The vintage picture here was taken 79 years ago this month. The photographer, Marion Post, was standing in front of what is now Trumbull’s Hardware on Portland Street, in Fryeburg, Maine. At the extreme left in her photo is the corner of what was then the Fryeburg post office, and just beyond that can be seen the pediment of the Masons’ Pythagorean Lodge No. 11. On the left of the road in the distance, above the roof of the parked 1939 Plymouth (and visible only with magnification) stands the world-renowned doughnut tree.
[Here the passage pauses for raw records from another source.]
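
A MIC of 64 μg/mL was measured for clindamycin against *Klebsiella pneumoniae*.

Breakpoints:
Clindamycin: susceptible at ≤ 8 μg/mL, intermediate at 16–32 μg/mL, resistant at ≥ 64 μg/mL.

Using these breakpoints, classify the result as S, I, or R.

Resistant

Clindamycin: 64 μg/mL is ≥ 64 μg/mL → resistant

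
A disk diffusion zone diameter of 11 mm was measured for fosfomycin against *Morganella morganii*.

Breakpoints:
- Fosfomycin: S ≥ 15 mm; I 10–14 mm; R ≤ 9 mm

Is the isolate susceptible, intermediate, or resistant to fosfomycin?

Fosfomycin (11 mm) in 10–14 mm → Intermediate

I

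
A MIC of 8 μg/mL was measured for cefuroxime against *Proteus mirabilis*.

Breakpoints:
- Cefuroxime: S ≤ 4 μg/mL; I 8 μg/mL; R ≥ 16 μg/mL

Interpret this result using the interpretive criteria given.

I

Cefuroxime: 8 μg/mL is = 8 μg/mL → intermediate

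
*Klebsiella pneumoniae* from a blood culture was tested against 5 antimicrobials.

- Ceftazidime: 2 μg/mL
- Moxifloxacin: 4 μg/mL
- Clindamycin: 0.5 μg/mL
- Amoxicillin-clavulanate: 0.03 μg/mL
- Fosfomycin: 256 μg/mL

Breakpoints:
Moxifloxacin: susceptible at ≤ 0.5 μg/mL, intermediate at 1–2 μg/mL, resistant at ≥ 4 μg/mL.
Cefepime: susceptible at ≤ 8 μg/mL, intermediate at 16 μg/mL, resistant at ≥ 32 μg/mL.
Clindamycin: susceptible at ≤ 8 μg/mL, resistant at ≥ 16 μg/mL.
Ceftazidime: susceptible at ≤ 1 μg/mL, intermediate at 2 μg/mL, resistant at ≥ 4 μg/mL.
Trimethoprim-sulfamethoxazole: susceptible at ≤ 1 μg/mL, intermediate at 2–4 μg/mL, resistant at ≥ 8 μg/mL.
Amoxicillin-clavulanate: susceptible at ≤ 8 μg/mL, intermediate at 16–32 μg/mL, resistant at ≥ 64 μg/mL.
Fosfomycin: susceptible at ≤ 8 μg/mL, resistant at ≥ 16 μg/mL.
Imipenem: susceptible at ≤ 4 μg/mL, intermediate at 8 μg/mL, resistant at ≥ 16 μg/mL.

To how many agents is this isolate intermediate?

1

Ceftazidime: 2 μg/mL is = 2 μg/mL — I
Moxifloxacin 4 μg/mL: ≥ 4 μg/mL → Resistant
Clindamycin: 0.5 μg/mL is ≤ 8 μg/mL → Susceptible
Amoxicillin-clavulanate: 0.03 μg/mL is ≤ 8 μg/mL ⇒ S
Fosfomycin (256 μg/mL) ≥ 16 μg/mL — R
Intermediate: 1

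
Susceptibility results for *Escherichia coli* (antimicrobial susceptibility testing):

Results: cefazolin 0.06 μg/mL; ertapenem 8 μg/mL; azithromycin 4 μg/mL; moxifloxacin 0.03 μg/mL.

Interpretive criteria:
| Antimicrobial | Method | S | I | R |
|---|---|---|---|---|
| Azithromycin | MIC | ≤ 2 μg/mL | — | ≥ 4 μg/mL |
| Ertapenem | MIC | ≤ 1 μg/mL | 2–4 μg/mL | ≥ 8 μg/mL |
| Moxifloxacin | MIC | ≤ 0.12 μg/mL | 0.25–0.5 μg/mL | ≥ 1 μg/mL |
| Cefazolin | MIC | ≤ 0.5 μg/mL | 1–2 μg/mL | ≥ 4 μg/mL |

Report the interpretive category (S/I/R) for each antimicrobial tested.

Cefazolin (0.06 μg/mL) ≤ 0.5 μg/mL ⇒ Susceptible
Ertapenem 8 μg/mL: ≥ 8 μg/mL — resistant
Azithromycin: 4 μg/mL is ≥ 4 μg/mL — Resistant
Moxifloxacin: 0.03 μg/mL is ≤ 0.12 μg/mL ⇒ Susceptible

S, R, R, S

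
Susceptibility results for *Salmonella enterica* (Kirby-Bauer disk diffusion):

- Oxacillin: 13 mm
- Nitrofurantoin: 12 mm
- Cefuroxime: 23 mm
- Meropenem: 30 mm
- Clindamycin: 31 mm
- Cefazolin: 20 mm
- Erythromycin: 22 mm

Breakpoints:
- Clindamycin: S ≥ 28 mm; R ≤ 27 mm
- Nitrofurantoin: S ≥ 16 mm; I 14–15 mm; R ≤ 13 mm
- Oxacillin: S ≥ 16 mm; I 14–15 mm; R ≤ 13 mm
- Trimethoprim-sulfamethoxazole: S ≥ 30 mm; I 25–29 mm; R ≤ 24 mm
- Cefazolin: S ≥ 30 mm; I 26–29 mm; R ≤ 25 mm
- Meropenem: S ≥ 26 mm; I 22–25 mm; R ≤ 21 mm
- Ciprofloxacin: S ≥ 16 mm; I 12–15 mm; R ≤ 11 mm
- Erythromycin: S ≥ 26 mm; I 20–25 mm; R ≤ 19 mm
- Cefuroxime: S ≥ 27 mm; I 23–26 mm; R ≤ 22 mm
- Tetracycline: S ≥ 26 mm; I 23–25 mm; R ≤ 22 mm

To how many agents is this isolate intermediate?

Oxacillin (13 mm) ≤ 13 mm — Resistant
Nitrofurantoin 12 mm: ≤ 13 mm → resistant
Cefuroxime 23 mm: in 23–26 mm ⇒ Intermediate
Meropenem 30 mm: ≥ 26 mm → S
Clindamycin 31 mm: ≥ 28 mm ⇒ susceptible
Cefazolin: 20 mm is ≤ 25 mm → resistant
Erythromycin (22 mm) in 20–25 mm — I
Intermediate: 2

2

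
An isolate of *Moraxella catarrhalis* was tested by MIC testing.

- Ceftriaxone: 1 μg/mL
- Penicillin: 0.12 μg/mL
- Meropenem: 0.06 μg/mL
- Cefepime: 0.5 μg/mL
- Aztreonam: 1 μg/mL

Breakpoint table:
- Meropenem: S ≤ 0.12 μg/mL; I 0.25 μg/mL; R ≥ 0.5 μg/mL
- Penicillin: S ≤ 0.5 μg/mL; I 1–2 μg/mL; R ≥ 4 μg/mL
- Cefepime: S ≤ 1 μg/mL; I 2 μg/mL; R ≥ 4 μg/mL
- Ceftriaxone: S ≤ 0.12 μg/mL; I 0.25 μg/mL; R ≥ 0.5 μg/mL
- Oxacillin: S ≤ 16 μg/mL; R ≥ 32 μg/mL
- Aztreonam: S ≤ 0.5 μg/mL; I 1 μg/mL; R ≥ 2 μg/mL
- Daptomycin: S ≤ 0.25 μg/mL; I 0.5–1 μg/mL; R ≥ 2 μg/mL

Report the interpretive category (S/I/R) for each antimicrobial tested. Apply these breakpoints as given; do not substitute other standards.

Ceftriaxone: 1 μg/mL is ≥ 0.5 μg/mL ⇒ resistant
Penicillin 0.12 μg/mL: ≤ 0.5 μg/mL — S
Meropenem: 0.06 μg/mL is ≤ 0.12 μg/mL ⇒ susceptible
Cefepime (0.5 μg/mL) ≤ 1 μg/mL — susceptible
Aztreonam: 1 μg/mL is = 1 μg/mL → I

R, S, S, S, I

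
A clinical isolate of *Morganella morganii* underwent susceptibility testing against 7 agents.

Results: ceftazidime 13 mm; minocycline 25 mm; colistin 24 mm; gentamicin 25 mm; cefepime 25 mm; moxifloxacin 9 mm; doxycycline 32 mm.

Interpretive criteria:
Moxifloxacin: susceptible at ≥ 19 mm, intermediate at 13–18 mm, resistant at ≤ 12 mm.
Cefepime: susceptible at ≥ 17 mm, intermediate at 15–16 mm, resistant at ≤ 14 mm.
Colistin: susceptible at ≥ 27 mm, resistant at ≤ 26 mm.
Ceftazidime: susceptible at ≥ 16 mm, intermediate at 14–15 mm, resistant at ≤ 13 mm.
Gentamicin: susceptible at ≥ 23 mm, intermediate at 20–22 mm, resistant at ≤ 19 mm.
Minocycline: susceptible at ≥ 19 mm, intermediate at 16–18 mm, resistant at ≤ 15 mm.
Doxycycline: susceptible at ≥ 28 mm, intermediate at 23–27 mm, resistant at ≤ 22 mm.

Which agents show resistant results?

Ceftazidime 13 mm: ≤ 13 mm → resistant
Minocycline 25 mm: ≥ 19 mm ⇒ Susceptible
Colistin 24 mm: ≤ 26 mm — Resistant
Gentamicin: 25 mm is ≥ 23 mm ⇒ S
Cefepime 25 mm: ≥ 17 mm → S
Moxifloxacin: 9 mm is ≤ 12 mm ⇒ R
Doxycycline (32 mm) ≥ 28 mm ⇒ S

ceftazidime, colistin, moxifloxacin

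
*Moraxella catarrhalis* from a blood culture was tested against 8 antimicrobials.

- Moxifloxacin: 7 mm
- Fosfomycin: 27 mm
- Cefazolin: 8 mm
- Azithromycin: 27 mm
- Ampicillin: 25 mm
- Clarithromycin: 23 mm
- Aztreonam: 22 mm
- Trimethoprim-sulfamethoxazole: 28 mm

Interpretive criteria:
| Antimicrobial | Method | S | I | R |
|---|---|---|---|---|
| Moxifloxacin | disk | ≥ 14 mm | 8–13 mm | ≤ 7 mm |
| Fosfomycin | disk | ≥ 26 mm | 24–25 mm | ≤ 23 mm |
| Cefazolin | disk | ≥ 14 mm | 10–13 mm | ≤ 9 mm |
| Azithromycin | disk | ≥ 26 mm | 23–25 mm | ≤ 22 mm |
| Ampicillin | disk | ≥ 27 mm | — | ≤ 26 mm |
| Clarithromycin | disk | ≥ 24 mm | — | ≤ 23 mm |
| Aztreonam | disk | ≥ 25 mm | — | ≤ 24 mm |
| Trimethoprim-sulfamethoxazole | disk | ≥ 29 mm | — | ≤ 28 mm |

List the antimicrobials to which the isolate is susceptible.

Moxifloxacin 7 mm: ≤ 7 mm — R
Fosfomycin 27 mm: ≥ 26 mm — S
Cefazolin (8 mm) ≤ 9 mm — Resistant
Azithromycin: 27 mm is ≥ 26 mm ⇒ Susceptible
Ampicillin (25 mm) ≤ 26 mm → resistant
Clarithromycin 23 mm: ≤ 23 mm — Resistant
Aztreonam (22 mm) ≤ 24 mm — R
Trimethoprim-sulfamethoxazole: 28 mm is ≤ 28 mm ⇒ resistant

fosfomycin, azithromycin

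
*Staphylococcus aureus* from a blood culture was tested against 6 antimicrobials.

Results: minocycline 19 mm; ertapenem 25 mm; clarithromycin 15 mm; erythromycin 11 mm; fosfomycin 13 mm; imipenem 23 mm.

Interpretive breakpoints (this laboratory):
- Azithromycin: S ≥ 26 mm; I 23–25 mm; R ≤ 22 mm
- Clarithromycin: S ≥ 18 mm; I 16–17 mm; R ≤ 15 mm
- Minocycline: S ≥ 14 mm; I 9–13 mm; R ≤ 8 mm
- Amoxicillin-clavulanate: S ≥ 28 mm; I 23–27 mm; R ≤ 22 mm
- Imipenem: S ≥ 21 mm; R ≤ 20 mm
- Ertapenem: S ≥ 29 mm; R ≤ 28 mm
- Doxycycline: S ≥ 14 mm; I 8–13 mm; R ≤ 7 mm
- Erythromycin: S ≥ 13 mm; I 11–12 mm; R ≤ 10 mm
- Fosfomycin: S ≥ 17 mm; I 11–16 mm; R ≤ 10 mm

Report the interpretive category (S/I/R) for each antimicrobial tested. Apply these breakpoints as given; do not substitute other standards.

S, R, R, I, I, S

Minocycline: 19 mm is ≥ 14 mm ⇒ Susceptible
Ertapenem 25 mm: ≤ 28 mm — R
Clarithromycin 15 mm: ≤ 15 mm → resistant
Erythromycin: 11 mm is in 11–12 mm ⇒ I
Fosfomycin 13 mm: in 11–16 mm — intermediate
Imipenem (23 mm) ≥ 21 mm → S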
Ms. Post (then known as Miss Post) was touring northern New England on behalf of the Farm Security Administration — documenting how rural Americans coped with harsh weather conditions. Actually, they still coped pretty well, at least this far north of the Massachusetts border. With four-wheel-drive unavailable on the civilian market, a man who wanted to move a cumbersome homemade saw rig right after one of those heavy spring snowstorms simply fell back one generation in locomotion. All he had to do was hitch the woods pony up to the equally homemade trailer and head into town. Snow tires had not caught on yet in the U.S., but the heel- and toe-caulks on that horse’s shoes are keeping his hoofs an inch or more over the pavement, providing plenty of traction.
The skinny tires on the 1930 Ford at left in the old photo would not have given that car’s 40-horsepower engine much advantage over the lone horse. The 1940 Dodge behind it has somewhat wider tires, and the treads are doubtless deeper on so new a car, but they would lack the transverse grooves that might increase the odds of making a hill in a storm.
Salt does not appear to have come into general use by Maine highway departments yet, either, and people had to be pretty careful about how they drove. Thanks to the environmentally deadly quantities of road salt used today, drivers don’t pay any more heed to caution in the winter than they do in summer, and there aren’t many horses docile enough to negotiate modern traffic. In 1940, the road agent relied mainly on sunlight melting the remaining snow from the blacktop, and Old Sol seems to be cooperating here. Just emerging in the middle of the road is what remains of the solid white line with which Maine used to mark no-passing zones. In the 1950s and ’60s, the first two things a traveler noticed when crossing the state line into Maine were the change in the color of the lines and the frequency of potholes in the road.
Comparing these two views yields the gratifying realization that all the buildings visible in the 1940 image are still standing today. There’s a new one, just past the Masonic lodge, but nothing has been torn down. That extent of architectural continuity is hard to find on our side of the border.